Key message: A better 2H is expected after a weak 1H. Afrimat will look to consolidate the Lafarge acquisition and should benefit from improved iron ore sales and anthracite performance.
- Afrimat released 1H FY25 results, with HEPS declining 80% to 53c on a 44.3% increase in revenue and 4% increase in operating profit (-45% excluding a R262m gain on bargain purchase). The operating margin declined to 13.5% (from 18.8%) largely due weak performances from Iron Ore and Anthracite and a loss from Cement. Cash flows were negative due higher working capital requirements (iron ore inventories and overdue payments to Lafarge suppliers).
- Construction Materials: good performance with the Lafarge aggregates and ash businesses contributing for 4 months (R46m in operating profit). Underlying growth was approx. 10% in the existing Afrimat businesses.
- Cement: a loss of R146m was recorded with the state of the plant in worse shape that expected. Production is increasing and breakeven expected shortly, with the potential for 2H to reach breakeven.
- Industrial Minerals: The suspension of loadshedding has been good for clients and the division posted a good performance.
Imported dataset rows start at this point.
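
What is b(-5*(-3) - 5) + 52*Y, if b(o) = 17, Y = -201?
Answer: -10435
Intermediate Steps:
b(-5*(-3) - 5) + 52*Y = 17 + 52*(-201) = 17 - 10452 = -10435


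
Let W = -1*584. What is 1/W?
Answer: -1/584 ≈ -0.0017123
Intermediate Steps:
W = -584
1/W = 1/(-584) = -1/584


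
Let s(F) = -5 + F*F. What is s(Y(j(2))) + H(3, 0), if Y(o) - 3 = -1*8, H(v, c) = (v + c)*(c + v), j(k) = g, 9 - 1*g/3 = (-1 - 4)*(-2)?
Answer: 29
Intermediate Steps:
g = -3 (g = 27 - 3*(-1 - 4)*(-2) = 27 - (-15)*(-2) = 27 - 3*10 = 27 - 30 = -3)
j(k) = -3
H(v, c) = (c + v)**2 (H(v, c) = (c + v)*(c + v) = (c + v)**2)
Y(o) = -5 (Y(o) = 3 - 1*8 = 3 - 8 = -5)
s(F) = -5 + F**2
s(Y(j(2))) + H(3, 0) = (-5 + (-5)**2) + (0 + 3)**2 = (-5 + 25) + 3**2 = 20 + 9 = 29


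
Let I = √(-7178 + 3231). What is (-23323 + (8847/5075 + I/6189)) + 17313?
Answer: -30491903/5075 + I*√3947/6189 ≈ -6008.3 + 0.010151*I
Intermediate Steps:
I = I*√3947 (I = √(-3947) = I*√3947 ≈ 62.825*I)
(-23323 + (8847/5075 + I/6189)) + 17313 = (-23323 + (8847/5075 + (I*√3947)/6189)) + 17313 = (-23323 + (8847*(1/5075) + (I*√3947)*(1/6189))) + 17313 = (-23323 + (8847/5075 + I*√3947/6189)) + 17313 = (-118355378/5075 + I*√3947/6189) + 17313 = -30491903/5075 + I*√3947/6189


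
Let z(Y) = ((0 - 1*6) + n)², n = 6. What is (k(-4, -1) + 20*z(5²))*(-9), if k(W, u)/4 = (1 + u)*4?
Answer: 0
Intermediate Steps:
z(Y) = 0 (z(Y) = ((0 - 1*6) + 6)² = ((0 - 6) + 6)² = (-6 + 6)² = 0² = 0)
k(W, u) = 16 + 16*u (k(W, u) = 4*((1 + u)*4) = 4*(4 + 4*u) = 16 + 16*u)
(k(-4, -1) + 20*z(5²))*(-9) = ((16 + 16*(-1)) + 20*0)*(-9) = ((16 - 16) + 0)*(-9) = (0 + 0)*(-9) = 0*(-9) = 0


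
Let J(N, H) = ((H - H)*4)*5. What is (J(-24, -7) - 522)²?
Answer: 272484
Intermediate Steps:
J(N, H) = 0 (J(N, H) = (0*4)*5 = 0*5 = 0)
(J(-24, -7) - 522)² = (0 - 522)² = (-522)² = 272484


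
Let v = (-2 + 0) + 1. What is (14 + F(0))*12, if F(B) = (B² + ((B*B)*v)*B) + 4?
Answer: 216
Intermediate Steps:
v = -1 (v = -2 + 1 = -1)
F(B) = 4 + B² - B³ (F(B) = (B² + ((B*B)*(-1))*B) + 4 = (B² + (B²*(-1))*B) + 4 = (B² + (-B²)*B) + 4 = (B² - B³) + 4 = 4 + B² - B³)
(14 + F(0))*12 = (14 + (4 + 0² - 1*0³))*12 = (14 + (4 + 0 - 1*0))*12 = (14 + (4 + 0 + 0))*12 = (14 + 4)*12 = 18*12 = 216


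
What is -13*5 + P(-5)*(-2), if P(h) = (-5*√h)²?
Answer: 185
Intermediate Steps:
P(h) = 25*h
-13*5 + P(-5)*(-2) = -13*5 + (25*(-5))*(-2) = -65 - 125*(-2) = -65 + 250 = 185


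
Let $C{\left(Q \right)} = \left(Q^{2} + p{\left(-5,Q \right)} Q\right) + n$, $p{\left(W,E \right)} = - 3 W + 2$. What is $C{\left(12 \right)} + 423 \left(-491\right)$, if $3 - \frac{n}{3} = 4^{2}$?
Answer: $-207384$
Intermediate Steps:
$n = -39$ ($n = 9 - 3 \cdot 4^{2} = 9 - 48 = -39$)
$p{\left(W,E \right)} = 2 - 3 W$
$C{\left(Q \right)} = -39 + Q^{2} + 17 Q$ ($C{\left(Q \right)} = \left(Q^{2} + \left(2 - -15\right) Q\right) - 39 = \left(Q^{2} + \left(2 + 15\right) Q\right) - 39 = \left(Q^{2} + 17 Q\right) - 39 = -39 + Q^{2} + 17 Q$)
$C{\left(12 \right)} + 423 \left(-491\right) = \left(-39 + 12^{2} + 17 \cdot 12\right) + 423 \left(-491\right) = \left(-39 + 144 + 204\right) - 207693 = 309 - 207693 = -207384$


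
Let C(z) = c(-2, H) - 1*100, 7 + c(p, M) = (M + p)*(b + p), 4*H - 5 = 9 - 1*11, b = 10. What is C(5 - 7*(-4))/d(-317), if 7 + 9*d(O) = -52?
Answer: 1053/59 ≈ 17.847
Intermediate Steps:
d(O) = -59/9 (d(O) = -7/9 + (1/9)*(-52) = -7/9 - 52/9 = -59/9)
H = 3/4 (H = 5/4 + (9 - 1*11)/4 = 5/4 + (9 - 11)/4 = 5/4 + (1/4)*(-2) = 5/4 - 1/2 = 3/4 ≈ 0.75000)
c(p, M) = -7 + (10 + p)*(M + p) (c(p, M) = -7 + (M + p)*(10 + p) = -7 + (10 + p)*(M + p))
C(z) = -117 (C(z) = (-7 + (-2)**2 + 10*(3/4) + 10*(-2) + (3/4)*(-2)) - 1*100 = (-7 + 4 + 15/2 - 20 - 3/2) - 100 = -17 - 100 = -117)
C(5 - 7*(-4))/d(-317) = -117/(-59/9) = -117*(-9/59) = 1053/59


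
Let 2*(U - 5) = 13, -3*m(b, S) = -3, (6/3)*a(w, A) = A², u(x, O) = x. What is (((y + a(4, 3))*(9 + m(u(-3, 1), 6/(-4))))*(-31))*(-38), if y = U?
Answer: 188480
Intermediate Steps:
a(w, A) = A²/2
m(b, S) = 1 (m(b, S) = -⅓*(-3) = 1)
U = 23/2 (U = 5 + (½)*13 = 5 + 13/2 = 23/2 ≈ 11.500)
y = 23/2 ≈ 11.500
(((y + a(4, 3))*(9 + m(u(-3, 1), 6/(-4))))*(-31))*(-38) = (((23/2 + (½)*3²)*(9 + 1))*(-31))*(-38) = (((23/2 + (½)*9)*10)*(-31))*(-38) = (((23/2 + 9/2)*10)*(-31))*(-38) = ((16*10)*(-31))*(-38) = (160*(-31))*(-38) = -4960*(-38) = 188480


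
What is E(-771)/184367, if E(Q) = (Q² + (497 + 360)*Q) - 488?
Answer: -66794/184367 ≈ -0.36229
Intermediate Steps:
E(Q) = -488 + Q² + 857*Q (E(Q) = (Q² + 857*Q) - 488 = -488 + Q² + 857*Q)
E(-771)/184367 = (-488 + (-771)² + 857*(-771))/184367 = (-488 + 594441 - 660747)*(1/184367) = -66794*1/184367 = -66794/184367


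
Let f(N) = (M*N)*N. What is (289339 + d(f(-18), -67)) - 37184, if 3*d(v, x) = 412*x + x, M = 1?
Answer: 728794/3 ≈ 2.4293e+5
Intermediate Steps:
f(N) = N**2 (f(N) = (1*N)*N = N*N = N**2)
d(v, x) = 413*x/3 (d(v, x) = (412*x + x)/3 = (413*x)/3 = 413*x/3)
(289339 + d(f(-18), -67)) - 37184 = (289339 + (413/3)*(-67)) - 37184 = (289339 - 27671/3) - 37184 = 840346/3 - 37184 = 728794/3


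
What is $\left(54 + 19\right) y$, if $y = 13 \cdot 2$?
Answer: $1898$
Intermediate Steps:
$y = 26$
$\left(54 + 19\right) y = \left(54 + 19\right) 26 = 73 \cdot 26 = 1898$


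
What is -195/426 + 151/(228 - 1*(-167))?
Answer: -4233/56090 ≈ -0.075468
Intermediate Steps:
-195/426 + 151/(228 - 1*(-167)) = -195*1/426 + 151/(228 + 167) = -65/142 + 151/395 = -4233/56090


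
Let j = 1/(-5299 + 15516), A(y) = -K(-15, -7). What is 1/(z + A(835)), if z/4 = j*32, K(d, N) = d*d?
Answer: -10217/2298697 ≈ -0.0044447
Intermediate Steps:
K(d, N) = d²
A(y) = -225 (A(y) = -1*(-15)² = -1*225 = -225)
j = 1/10217 ≈ 9.7876e-5
z = 128/10217 (z = 4*((1/10217)*32) = 4*(32/10217) = 128/10217 ≈ 0.012528)
1/(z + A(835)) = 1/(128/10217 - 225) = 1/(-2298697/10217) = -10217/2298697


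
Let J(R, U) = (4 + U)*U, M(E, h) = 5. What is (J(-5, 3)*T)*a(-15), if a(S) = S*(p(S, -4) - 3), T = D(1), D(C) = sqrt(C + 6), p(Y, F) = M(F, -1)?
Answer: -630*sqrt(7) ≈ -1666.8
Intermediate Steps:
p(Y, F) = 5
D(C) = sqrt(6 + C)
J(R, U) = U*(4 + U)
T = sqrt(7) (T = sqrt(6 + 1) = sqrt(7) ≈ 2.6458)
a(S) = 2*S (a(S) = S*(5 - 3) = S*2 = 2*S)
(J(-5, 3)*T)*a(-15) = ((3*(4 + 3))*sqrt(7))*(2*(-15)) = ((3*7)*sqrt(7))*(-30) = (21*sqrt(7))*(-30) = -630*sqrt(7)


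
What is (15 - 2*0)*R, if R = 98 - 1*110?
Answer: -180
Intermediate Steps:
R = -12 (R = 98 - 110 = -12)
(15 - 2*0)*R = (15 - 2*0)*(-12) = (15 - 1*0)*(-12) = (15 + 0)*(-12) = 15*(-12) = -180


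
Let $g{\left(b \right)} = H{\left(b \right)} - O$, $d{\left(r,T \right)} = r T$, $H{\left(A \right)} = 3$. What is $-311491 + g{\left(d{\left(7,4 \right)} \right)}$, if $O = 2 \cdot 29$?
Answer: $-311546$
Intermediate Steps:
$O = 58$
$d{\left(r,T \right)} = T r$
$g{\left(b \right)} = -55$ ($g{\left(b \right)} = 3 - 58 = -55$)
$-311491 + g{\left(d{\left(7,4 \right)} \right)} = -311491 - 55 = -311546$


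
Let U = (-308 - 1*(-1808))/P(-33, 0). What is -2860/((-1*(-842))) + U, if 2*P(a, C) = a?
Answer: -436730/4631 ≈ -94.306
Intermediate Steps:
P(a, C) = a/2
U = -1000/11 (U = (-308 - 1*(-1808))/(((½)*(-33))) = (-308 + 1808)/(-33/2) = 1500*(-2/33) = -1000/11 ≈ -90.909)
-2860/((-1*(-842))) + U = -2860/((-1*(-842))) - 1000/11 = -2860/842 - 1000/11 = -2860*1/842 - 1000/11 = -1430/421 - 1000/11 = -436730/4631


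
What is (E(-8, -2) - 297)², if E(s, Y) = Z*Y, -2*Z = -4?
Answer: 90601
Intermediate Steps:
Z = 2 (Z = -½*(-4) = 2)
E(s, Y) = 2*Y
(E(-8, -2) - 297)² = (2*(-2) - 297)² = (-4 - 297)² = (-301)² = 90601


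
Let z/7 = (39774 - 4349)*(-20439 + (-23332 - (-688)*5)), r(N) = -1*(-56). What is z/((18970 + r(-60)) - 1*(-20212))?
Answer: -10001079725/39238 ≈ -2.5488e+5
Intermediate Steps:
r(N) = 56
z = -10001079725 (z = 7*((39774 - 4349)*(-20439 + (-23332 - (-688)*5))) = 7*(35425*(-20439 + (-23332 - 1*(-3440)))) = 7*(35425*(-20439 + (-23332 + 3440))) = 7*(35425*(-20439 - 19892)) = 7*(35425*(-40331)) = 7*(-1428725675) = -10001079725)
z/((18970 + r(-60)) - 1*(-20212)) = -10001079725/((18970 + 56) - 1*(-20212)) = -10001079725/(19026 + 20212) = -10001079725/39238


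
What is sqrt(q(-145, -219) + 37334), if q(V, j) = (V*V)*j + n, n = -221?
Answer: I*sqrt(4567362) ≈ 2137.1*I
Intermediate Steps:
q(V, j) = -221 + j*V**2 (q(V, j) = (V*V)*j - 221 = V**2*j - 221 = j*V**2 - 221 = -221 + j*V**2)
sqrt(q(-145, -219) + 37334) = sqrt((-221 - 219*(-145)**2) + 37334) = sqrt((-221 - 219*21025) + 37334) = sqrt((-221 - 4604475) + 37334) = sqrt(-4604696 + 37334) = sqrt(-4567362) = I*sqrt(4567362)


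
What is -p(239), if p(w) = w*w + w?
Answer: -57360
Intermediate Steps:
p(w) = w + w² (p(w) = w² + w = w + w²)
-p(239) = -239*(1 + 239) = -239*240 = -1*57360 = -57360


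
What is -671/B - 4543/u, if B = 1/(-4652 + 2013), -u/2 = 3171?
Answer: 1604317363/906 ≈ 1.7708e+6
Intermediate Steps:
u = -6342 (u = -2*3171 = -6342)
B = -1/2639 (B = 1/(-2639) = -1/2639 ≈ -0.00037893)
-671/B - 4543/u = -671/(-1/2639) - 4543/(-6342) = -671*(-2639) - 4543*(-1/6342) = 1770769 + 649/906 = 1604317363/906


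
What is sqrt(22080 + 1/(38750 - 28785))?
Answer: sqrt(2192571057965)/9965 ≈ 148.59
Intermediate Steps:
sqrt(22080 + 1/(38750 - 28785)) = sqrt(22080 + 1/9965) = sqrt(220027201/9965) = sqrt(2192571057965)/9965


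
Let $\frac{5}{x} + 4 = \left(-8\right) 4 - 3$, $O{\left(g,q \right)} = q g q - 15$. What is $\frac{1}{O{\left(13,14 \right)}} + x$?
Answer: $- \frac{12626}{98787} \approx -0.12781$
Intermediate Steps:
$O{\left(g,q \right)} = -15 + g q^{2}$ ($O{\left(g,q \right)} = g q q - 15 = g q^{2} - 15 = -15 + g q^{2}$)
$x = - \frac{5}{39}$ ($x = \frac{5}{-4 - 35} = \frac{5}{-39} = 5 \left(- \frac{1}{39}\right) = - \frac{5}{39} \approx -0.12821$)
$\frac{1}{O{\left(13,14 \right)}} + x = \frac{1}{-15 + 13 \cdot 14^{2}} - \frac{5}{39} = \frac{1}{-15 + 13 \cdot 196} - \frac{5}{39} = \frac{1}{-15 + 2548} - \frac{5}{39} = \frac{1}{2533} - \frac{5}{39} = - \frac{12626}{98787}$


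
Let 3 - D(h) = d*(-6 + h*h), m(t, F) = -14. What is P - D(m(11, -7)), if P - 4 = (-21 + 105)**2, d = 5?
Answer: 8007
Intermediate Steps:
P = 7060 (P = 4 + (-21 + 105)**2 = 4 + 84**2 = 4 + 7056 = 7060)
D(h) = 33 - 5*h**2 (D(h) = 3 - 5*(-6 + h*h) = 3 - 5*(-6 + h**2) = 3 - (-30 + 5*h**2) = 3 + (30 - 5*h**2) = 33 - 5*h**2)
P - D(m(11, -7)) = 7060 - (33 - 5*(-14)**2) = 7060 - (33 - 5*196) = 7060 - (33 - 980) = 7060 - 1*(-947) = 7060 + 947 = 8007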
- Iron Ore: Export iron ore sales declined by 9% and are approx. 20% below the allocated tonnage. Profits were impacted by lower prices, a stronger ZAR and higher shipping costs. Export sales are expected to grow into FY26 with an expected Transnet recovery into FY26/27. Local sales declined 31% as AMSA shut both VDB furnaces in 1Q. Volumes had recovered in 2Q and are running close to the agreed 100ktpm at present. The potential to gain more export capacity through allocation to smaller miners in 2027 could boost export volumes.
- Anthracite: Nkomati was disappointing despite a revenue increase with profits falling from 2H FY24 as a fall of ground in the underground mine impacted costs. Two export ships (at least) are expected in 2H – this adds R20-25m in operating profit per ship.
- Future Materials & Minerals: Startup losses continue for HG phosphate and SSP. The division should be breakeven in 2H.
- A better 2H is expected with local iron ore volumes recovering and anthracite delivering a stronger 2H. The losses in cement should be reduced in 2H to close to breakeven.